I was at this dinner party, the kind of gathering where people wear sweaters that cost more than my monthly rent but look like they were woven by monks in the Himalayas. The kind of party where the cheese plate has items so exotic they might actually be experimental fungi, and the wine is organic—which, by the way, is supposed to taste cleaner, but to me it just tastes like wine that needs therapy.
Anyway, I’m sitting there, nodding like a man who knows something about Malbecs, when I notice her—across the table. She’s laughing. At first I think she’s laughing at me, which is not an uncommon experience, but then I realize it’s one of my jokes. Or at least I think it is. There’s a 40 percent chance it was indigestion. I tell myself it doesn’t matter—it’s still a reaction, right? But here’s the problem: my brain is a terrorist. The second I consider opening my mouth, it launches an attack. “Don’t say anything. You’ll ruin it. Remember the last time you tried? Disaster.”
And they’re right, my brain voices. History has provided an extensive archive of my failures. If my love life were a museum, the exhibits would be “The Hall of Awkward Silences,” “The Gallery of Botched Compliments,” and “The Wing of Near-Misses.” It’s less a romantic biography than a cautionary tale for men who confuse hesitation with strategy.
I tell myself, “Play it cool. Wait for the perfect opening.” Except I’ve been waiting for that perfect opening since adolescence, and it never comes. I’m like a man at a crosswalk who refuses to move until every single car in New York stops driving forever.
That’s when the vignettes begin, the reels of memory, little humiliations playing on repeat. Because every time I almost take a chance, I don’t. I stall. I retreat. And the story ends before it even begins.
The Café Girl
There was the café girl in Beacon. Six months of my life spent ordering espressos I didn’t want and biscotti that could’ve doubled as drywall, just to orbit around her presence. My entire digestive system was collateral damage. And the day I finally rehearsed the line—“So, uh, do you like working here?”—I learned she’d quit. Moved to Oregon. The barista told me in the same tone you’d use to say, “It might rain on Saturday.” I walked home carrying a biscotto like it was a death certificate.
The Subway Stranger
Then there was the woman on the subway in Brooklyn. She sat across from me, reading a novel whose title I couldn’t quite see. But she laughed at something on the page, and I thought, God, if I were a braver man, I’d marry her right now between stops. My plan was to casually lean forward and ask, “Good book?”—which, in retrospect, is less a question and more an assault on conversation. Before I could open my mouth, the train lurched, I lost my balance, and landed in the lap of a man who smelled like wet socks. By the time I regained dignity, she was gone, probably telling her friends about “the flailing subway acrobat.”
The Museum Date
I did once manage to ask someone out. We went to the Dia in Beacon where we stood in front of a painting that looked like someone sneezed ink onto a canvas. She said it made her feel like “a grain of sand in an infinite desert.” I said, “Exactly,” though really, I was just wondering how long it would take to find a bathroom. Two weeks later she ghosted me. Vanished. Except she still likes pictures of Labradors on my Instagram, which is the emotional equivalent of leaving breadcrumbs outside the cage.

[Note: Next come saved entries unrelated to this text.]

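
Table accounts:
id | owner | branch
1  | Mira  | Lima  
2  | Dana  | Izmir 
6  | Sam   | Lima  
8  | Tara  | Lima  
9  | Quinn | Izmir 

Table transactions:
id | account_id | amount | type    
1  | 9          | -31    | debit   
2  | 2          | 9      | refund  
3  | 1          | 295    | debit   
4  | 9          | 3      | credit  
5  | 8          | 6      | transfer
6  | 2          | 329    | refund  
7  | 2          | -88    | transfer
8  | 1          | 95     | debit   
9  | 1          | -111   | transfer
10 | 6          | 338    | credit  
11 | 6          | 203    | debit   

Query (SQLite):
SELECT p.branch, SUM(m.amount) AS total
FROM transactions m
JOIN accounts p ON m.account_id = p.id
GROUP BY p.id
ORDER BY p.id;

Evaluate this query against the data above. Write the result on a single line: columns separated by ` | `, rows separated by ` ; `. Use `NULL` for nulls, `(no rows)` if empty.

Lima | 279 ; Izmir | 250 ; Lima | 541 ; Lima | 6 ; Izmir | -28

Join each transactions row to its accounts via account_id.
Group joined rows by accounts.id; compute SUM(m.amount) per group.
  1: ids {3, 8, 9} → SUM(m.amount)=279
  2: ids {2, 6, 7} → SUM(m.amount)=250
  6: ids {10, 11} → SUM(m.amount)=541
  8: ids {5} → SUM(m.amount)=6
  9: ids {1, 4} → SUM(m.amount)=-28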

The Grocery Store Encounter
There was also a woman in the produce aisle at Stop and Shop in Poughkeepsie. She asked if the avocado I was holding was ripe, and my brain panicked and replied, “It depends on your definition of ripe.” Who says that? She smiled politely and moved on, probably thinking I was a fruit critic on probation. I later saw her at the checkout line, but I couldn’t bring myself to wave. I went home and googled “how to talk about avocados without sounding insane.”
The Rainstorm
And once, in a rainstorm, I offered my umbrella to a stranger while shooting a wedding in Rhinebeck NY. It felt like a cinematic moment—the kind of gesture that would lead to coffee, then laughter, then a montage of us bicycling through a park. Instead, she said, “No thanks, I like the rain,” and ran off like a woodland creature. I stood there, drenched, holding an umbrella like the world’s least convincing superhero.
The pattern is always the same: hesitation, paralysis, silence. Love, for me, is Russian roulette, except every chamber is loaded. And yet… what if? What if the woman at the dinner party was laughing at me, and not at her indigestion? What if the subway stranger had looked up, seen me not as a man falling into another man’s lap, but as someone worth talking to? What if the café girl had stayed just one more week?
It’s absurd, I know. I spend my life waiting for guarantees, like a man who refuses to swim until someone drains the ocean. But if I keep waiting, all I’ll ever have are near-misses and bad biscotti.
So maybe the real risk isn’t rejection at all. Maybe the real risk is disappearing into my own hesitation—watching chances pass by like trains I’m too nervous to board.
And so, I sit here, glass of organic wine in hand, rehearsing lines I’ll never say, while the universe, in all its infinite patience, waits for me to take just one imperfect, catastrophic, absolutely necessary chance.